I want to talk to you today about the environment.

No not really. There’s a Big Jewish Festival underway. Happy Sukkot everybody! This is where we all go and live in a hut made of leaves for week. It’s because of this that we know to look after the environment. So good job we were here to explain that to you!

6 thoughts on “The Chief Rabbi Ephraim Mirvis

  1. Since Songs of Praise and Sunday Morning Live every festival on the multifaith spectrum has to be tenuously justified in the timeless manner of this fatuous Rabbi. I see no connection between Prince William climate change and this ridiculous erection of sheds in the back garden where Jews camp out in the start of autumn. The Chief Rabbi does and wants us to know about it and fails to tell us at a critical moment who those Jewish ancestors were. Sukkot and all its rigmarole sucks as far as I view it and I pity anyone who has to be part of it.


  2. “I’m one of those public religious figures whose tacit fundamental motivation is fixated on often going to bizarre lengths to earn enough pious brownie points to satisfy our IMF; however, on TFTD I suddenly become self-aware that this appears a tad strange and self-centred, hence I’ll use the phrase, ‘it reminds us of the need to do (x)’, where (x) is something the non-pious think and do readily using plain common sense, with no requirement of an ostentatious performative element and no expectation of automatic deference for it”.

    Liked by 1 person

    1. That’s a fair summary, Matt, except he didn’t actually tell us what ‘x’ is, or what specific contribution he and his flock are going to make to it. All we know is that ‘something must be done’.

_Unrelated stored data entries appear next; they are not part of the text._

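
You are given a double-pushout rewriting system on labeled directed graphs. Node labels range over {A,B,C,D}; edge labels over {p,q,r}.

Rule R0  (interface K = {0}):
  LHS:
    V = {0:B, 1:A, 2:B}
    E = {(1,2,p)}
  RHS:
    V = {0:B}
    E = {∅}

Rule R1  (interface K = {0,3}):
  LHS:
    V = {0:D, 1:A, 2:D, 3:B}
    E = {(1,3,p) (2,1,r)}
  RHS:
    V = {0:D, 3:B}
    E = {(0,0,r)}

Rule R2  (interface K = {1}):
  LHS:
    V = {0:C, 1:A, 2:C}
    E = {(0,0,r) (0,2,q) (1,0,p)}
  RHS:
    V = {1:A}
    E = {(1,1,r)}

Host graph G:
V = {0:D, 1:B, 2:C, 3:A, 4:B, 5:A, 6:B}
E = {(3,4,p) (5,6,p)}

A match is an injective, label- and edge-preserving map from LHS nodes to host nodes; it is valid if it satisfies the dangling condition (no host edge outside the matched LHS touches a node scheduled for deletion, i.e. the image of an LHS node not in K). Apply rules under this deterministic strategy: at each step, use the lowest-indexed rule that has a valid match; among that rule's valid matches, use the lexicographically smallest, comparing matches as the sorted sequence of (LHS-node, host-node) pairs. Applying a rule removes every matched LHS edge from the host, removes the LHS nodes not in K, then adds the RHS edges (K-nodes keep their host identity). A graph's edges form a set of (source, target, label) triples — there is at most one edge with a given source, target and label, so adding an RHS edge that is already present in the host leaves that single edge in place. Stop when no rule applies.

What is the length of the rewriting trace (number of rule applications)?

Answer: 2

Derivation:
start.  V:7 E:2  edges: 3-p->4 5-p->6
1. fire R0 via {0↦1, 1↦3, 2↦4}  →  V:5 E:1  edges: 5-p->6
2. fire R0 via {0↦1, 1↦5, 2↦6}  →  V:3 E:0  edges: ∅
normal form: no rule applies after step 2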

      The Wikipedia article on Sukkot says that “On each day of the holiday it is mandatory to perform a waving ceremony with the Four Species”. Why didn’t the Chief Rabbi let us know about that bit? It sounds much more fun than loitering within tent for a week.

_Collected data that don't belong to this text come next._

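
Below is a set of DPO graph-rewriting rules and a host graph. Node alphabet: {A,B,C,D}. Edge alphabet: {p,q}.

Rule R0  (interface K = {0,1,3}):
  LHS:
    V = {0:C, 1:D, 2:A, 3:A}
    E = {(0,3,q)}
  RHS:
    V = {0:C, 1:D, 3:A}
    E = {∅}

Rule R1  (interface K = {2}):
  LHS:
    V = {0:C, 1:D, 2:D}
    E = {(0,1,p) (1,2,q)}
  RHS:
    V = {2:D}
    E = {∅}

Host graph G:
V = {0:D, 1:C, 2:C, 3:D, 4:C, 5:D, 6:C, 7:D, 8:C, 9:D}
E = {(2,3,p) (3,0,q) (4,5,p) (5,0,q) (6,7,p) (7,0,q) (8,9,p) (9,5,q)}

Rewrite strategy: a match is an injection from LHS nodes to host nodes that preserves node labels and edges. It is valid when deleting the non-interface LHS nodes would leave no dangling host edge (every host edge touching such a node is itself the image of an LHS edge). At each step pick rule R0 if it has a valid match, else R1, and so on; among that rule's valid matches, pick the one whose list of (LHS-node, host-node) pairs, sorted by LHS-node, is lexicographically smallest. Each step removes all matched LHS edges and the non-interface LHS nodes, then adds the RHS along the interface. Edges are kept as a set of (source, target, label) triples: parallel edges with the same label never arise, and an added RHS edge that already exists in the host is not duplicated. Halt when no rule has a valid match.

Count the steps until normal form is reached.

Answer: 4

Derivation:
start.  V:10 E:8  edges: 2-p->3 3-q->0 4-p->5 5-q->0 6-p->7 7-q->0 8-p->9 9-q->5
1. fire R1 via {0↦2, 1↦3, 2↦0}  →  V:8 E:6  edges: 4-p->5 5-q->0 6-p->7 7-q->0 8-p->9 9-q->5
2. fire R1 via {0↦6, 1↦7, 2↦0}  →  V:6 E:4  edges: 4-p->5 5-q->0 8-p->9 9-q->5
3. fire R1 via {0↦8, 1↦9, 2↦5}  →  V:4 E:2  edges: 4-p->5 5-q->0
4. fire R1 via {0↦4, 1↦5, 2↦0}  →  V:2 E:0  edges: ∅
normal form: no rule applies after step 4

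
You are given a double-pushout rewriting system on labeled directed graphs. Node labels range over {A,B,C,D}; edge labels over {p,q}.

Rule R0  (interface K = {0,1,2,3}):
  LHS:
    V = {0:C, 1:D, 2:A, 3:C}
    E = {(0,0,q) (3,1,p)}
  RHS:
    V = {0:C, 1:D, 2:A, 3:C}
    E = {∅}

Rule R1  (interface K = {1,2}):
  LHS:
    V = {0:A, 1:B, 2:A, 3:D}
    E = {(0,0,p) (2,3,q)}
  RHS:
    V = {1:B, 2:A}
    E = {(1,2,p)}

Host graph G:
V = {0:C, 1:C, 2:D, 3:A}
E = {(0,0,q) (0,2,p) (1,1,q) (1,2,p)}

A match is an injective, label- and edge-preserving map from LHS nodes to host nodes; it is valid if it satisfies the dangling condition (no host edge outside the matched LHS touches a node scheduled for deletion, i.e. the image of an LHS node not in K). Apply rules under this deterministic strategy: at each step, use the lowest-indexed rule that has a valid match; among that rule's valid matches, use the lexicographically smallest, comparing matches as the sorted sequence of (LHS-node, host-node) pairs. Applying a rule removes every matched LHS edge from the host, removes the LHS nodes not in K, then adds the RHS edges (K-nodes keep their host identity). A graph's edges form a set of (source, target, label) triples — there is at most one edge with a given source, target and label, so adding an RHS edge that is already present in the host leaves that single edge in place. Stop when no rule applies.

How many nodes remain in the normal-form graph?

[0] host  ⇒  4 nodes, 4 edges  {0-q->0 0-p->2 1-q->1 1-p->2}
[1] R0 @ {0↦0, 1↦2, 2↦3, 3↦1}  ⇒  4 nodes, 2 edges  {0-p->2 1-q->1}
[2] R0 @ {0↦1, 1↦2, 2↦3, 3↦0}  ⇒  4 nodes, 0 edges  {∅}
halt: no rule applies after step 2
NF nodes: {0:C, 1:C, 2:D, 3:A}

Answer: 4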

  3. Do we wish the Chief Rabbi & co “Happy Sukot” or, to those living outside, should we say “Hi-de-hi, campers!”? I think we should be told.

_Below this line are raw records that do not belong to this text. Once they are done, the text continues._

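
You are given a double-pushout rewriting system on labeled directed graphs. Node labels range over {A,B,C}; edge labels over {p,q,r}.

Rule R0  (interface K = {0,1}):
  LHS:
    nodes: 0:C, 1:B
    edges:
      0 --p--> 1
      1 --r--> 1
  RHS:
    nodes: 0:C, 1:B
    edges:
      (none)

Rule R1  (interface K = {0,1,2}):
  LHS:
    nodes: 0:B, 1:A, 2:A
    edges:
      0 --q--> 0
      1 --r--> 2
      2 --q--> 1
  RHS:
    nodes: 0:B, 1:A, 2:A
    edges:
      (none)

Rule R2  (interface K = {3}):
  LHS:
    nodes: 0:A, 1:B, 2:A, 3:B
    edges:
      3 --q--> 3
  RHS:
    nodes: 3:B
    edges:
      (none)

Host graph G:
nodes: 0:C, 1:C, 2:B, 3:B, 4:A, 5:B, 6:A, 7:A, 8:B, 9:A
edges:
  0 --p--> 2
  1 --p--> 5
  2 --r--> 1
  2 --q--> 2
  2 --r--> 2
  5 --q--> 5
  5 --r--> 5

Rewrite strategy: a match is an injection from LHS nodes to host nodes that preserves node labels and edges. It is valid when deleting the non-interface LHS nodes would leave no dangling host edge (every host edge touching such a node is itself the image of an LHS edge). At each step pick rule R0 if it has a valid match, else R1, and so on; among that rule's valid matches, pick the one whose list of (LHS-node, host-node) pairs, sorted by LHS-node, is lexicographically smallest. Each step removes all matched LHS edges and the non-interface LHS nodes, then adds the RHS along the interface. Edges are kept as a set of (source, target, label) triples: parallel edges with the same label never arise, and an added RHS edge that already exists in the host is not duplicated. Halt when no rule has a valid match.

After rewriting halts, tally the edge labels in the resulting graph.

Answer: r:1

Rewrite trace:
[0] host  ⇒  10 nodes, 7 edges  {0-p->2 1-p->5 2-r->1 2-q->2 2-r->2 5-q->5 5-r->5}
[1] R0 @ {0↦0, 1↦2}  ⇒  10 nodes, 5 edges  {1-p->5 2-r->1 2-q->2 5-q->5 5-r->5}
[2] R0 @ {0↦1, 1↦5}  ⇒  10 nodes, 3 edges  {2-r->1 2-q->2 5-q->5}
[3] R2 @ {0↦4, 1↦3, 2↦6, 3↦2}  ⇒  7 nodes, 2 edges  {2-r->1 5-q->5}
[4] R2 @ {0↦7, 1↦8, 2↦9, 3↦5}  ⇒  4 nodes, 1 edges  {2-r->1}
final graph: no rule applies after step 4
NF edges: [(2, 1, 'r')]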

  4. Dear Today Programme Editor
    Four thousand years ago my ancestors came from all over the island of Pretanni and camped out at a place called The Big Rocks On The Plain; you know it now as Stonehenge. There, to please our gods, we would erect temporary structures out of sticks, leaves, animal skins and whatever we could find in the area. We lived in these structures for a whole week to celebrate this time of year when the sun rose and fell exactly in the east and west; I now know it as the autumnal equinox.
    We would feast on meat from the animals we brought with us, making offerings of roasted sheep or cattle to thank the gods for providing a good harvest that year. Others would bring brews and fungi which, when we drank and ate them, would help us perform better in our dancing and fornication (or so we believed).
    You current inhabitants of this island no longer believe in those native gods we worshipped, which I can understand now that I realise they were supernatural beliefs no longer required to understand how the earth system works. You don’t even know the names of them; they have completely disappeared from your cultural memory.
    Yet you still allow someone whose ancestors come from thousands of miles away to appear on your Radio 4 programme and tell you about how his people haven’t progressed past what we were doing all those hundreds of years ago. Ludicrous! And he seems so proud of his supernatural beliefs and such out of date practices, almost as if he thinks you should regress to that level of ignorance.
    Surely you could have filled this spot with a three minute section on something that would have educated your listeners?

    Your sincerely
    Stig of the Dump


    1. Brilliant, PaulT. Thank you for channelled Stig of the Dump; his protest hits the nail on the head perfectly.

      It’s strange, isn’t it, that as the enlightenment progressed, a couple of hundred years ago, elderly women living alone, who might have kept a cat, stopped being accused of witchcraft, tried and hanged. Yet a whole community today still celebrates a deity that sent plagues of locusts and frogs on Egypt, and slaughtered their cattle and first born sons, just in order that the Pharaoh should release their ‘ancestors.’ That the same deity also ‘hardened Pharaoh’s heart’ so that he refused to perform that action usually seems to get overlooked. Of course, none of this actually happened, but it is distasteful that it is commemorated as if it did. Scary, really.